Von dem zweiten der Bogen nämlich, auf welchem in drei Reihen Figuren gemalt sind, welche die Absicht haben, heilig zu sein, wird die Krone gemacht, die der König den Dreikönigsabend über tragen muß. Der König aber, sowie der ganze Hof, wird durch das Ziehen der Zettel bestimmt, in welche der »Königsbrief« zerschnitten wird. Hendrik brachte an dem Abend immer einige lustige Jungen mit, die sich als Bote, als Spielmann, als Schweizer, als Koch, als Arzt, als Schenke, als Vorkoster, als Knecht, als Rathsherr, als Kämmerling und als Geheimschreiber gut zu behaben wußten.
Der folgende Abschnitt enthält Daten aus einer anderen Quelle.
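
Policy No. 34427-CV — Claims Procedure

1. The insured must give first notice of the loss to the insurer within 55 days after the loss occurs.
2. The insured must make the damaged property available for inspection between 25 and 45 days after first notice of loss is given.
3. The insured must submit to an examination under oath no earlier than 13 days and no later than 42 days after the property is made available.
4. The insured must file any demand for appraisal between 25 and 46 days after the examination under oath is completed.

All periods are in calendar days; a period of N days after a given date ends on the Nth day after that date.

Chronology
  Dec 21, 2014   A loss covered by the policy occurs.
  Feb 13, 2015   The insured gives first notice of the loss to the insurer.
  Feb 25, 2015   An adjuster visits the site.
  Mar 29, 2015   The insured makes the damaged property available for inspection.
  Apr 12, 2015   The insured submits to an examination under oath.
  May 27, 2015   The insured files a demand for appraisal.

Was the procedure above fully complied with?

Yes

Step 1 — counting 55 days from Dec 21, 2014 (when the loss occurs) gives a deadline of Feb 14, 2015; done Feb 13, 2015 — timely.
Step 2 — 25 and 45 days from Feb 13, 2015 (when first notice of loss is given) are Mar 10, 2015 and Mar 30, 2015 respectively; done Mar 29, 2015 — within the window.
Step 3 — 13 and 42 days from Mar 29, 2015 (when the property is made available) are Apr 11, 2015 and May 10, 2015 respectively; done Apr 12, 2015, which is between those dates.
Step 4 — 25 and 46 days from Apr 12, 2015 (when the examination under oath is completed) are May 7, 2015 and May 28, 2015 respectively; done May 27, 2015, which is between those dates.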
Von ihm selbst sah man's gerne, wenn er der Narr wurde, er konnte so überselig albern thun, und malte so dicke schwarze Striche auf das Gesicht irgend eines Unloyalen, der nicht, so oft der König einen Schluck »Gersten« nahm, aus voller Kehle schrie: »Der König trinkt!« Eigentlich gehen so kleine Familien, wie die Van Loonsche, um den »König zu ziehen«, gewöhnlich zu irgend einer benachbarten, aber dazu wollte Mutter sich nie bequemen, der König mußte bei ihr gezogen werden, und mochte es das Jahr über auch noch so knapp hergegangen sein, an diesem Abend sparte sie weder »Gersten«, noch Kukeback, denn Kukeback durfte doch nicht fehlen.

Kukeback war's auch meistens, was Mutter »gelobte«, wenn sie am Thomastage Der 21. Dezember. Die katholische begeht diesen Tag seit 1970 jedoch aus Gründen der liturgischen Rangordnung am 3. Juli. heimkam und die Thüre verriegelt fand. Dann guckte in der Regel Meinherr Rik aus einem Fenster und rief: »Mutterchen, was gelobt Ihr?« – »Was gelobt Ihr?« ist die stehende Frage, welche an Alle gethan wird, die sich am Thomastage aus- oder einsperren lassen. Beides geschieht, obgleich alle Streiche, welche man einander an diesem Tage mit Hilfe von Schloß und Riegel spielt, mit dem allgemeinen Ausdruck »Ausschließen« bezeichnet werden. Und kann man nun entweder nicht hinein, oder nicht heraus, steckt man in einer Kammer, oder steht man vor der Thür, so wird einem, ist man draußen, aus dem Fenster, ist man drinnen, durch die Thür, triumphirend zugerufen: »Was gelobt Ihr?« Da »gelobt« man denn je nach seinen Mitteln, oder seinem natürlichen Hang zur Freigebigkeit oder zur Kargheit. Bei den Van Loon's war's Trees, die karg war; sie »gelobte« selten etwas Anderes, als »einen kleinen. Kuchen«. Toon ging bis zur Chokolade, Rik aber war immer »grand«, der that's nie unter Punsch oder warmem Wein. Am St. Nikolaustage beschenkte Mutter die Kinder.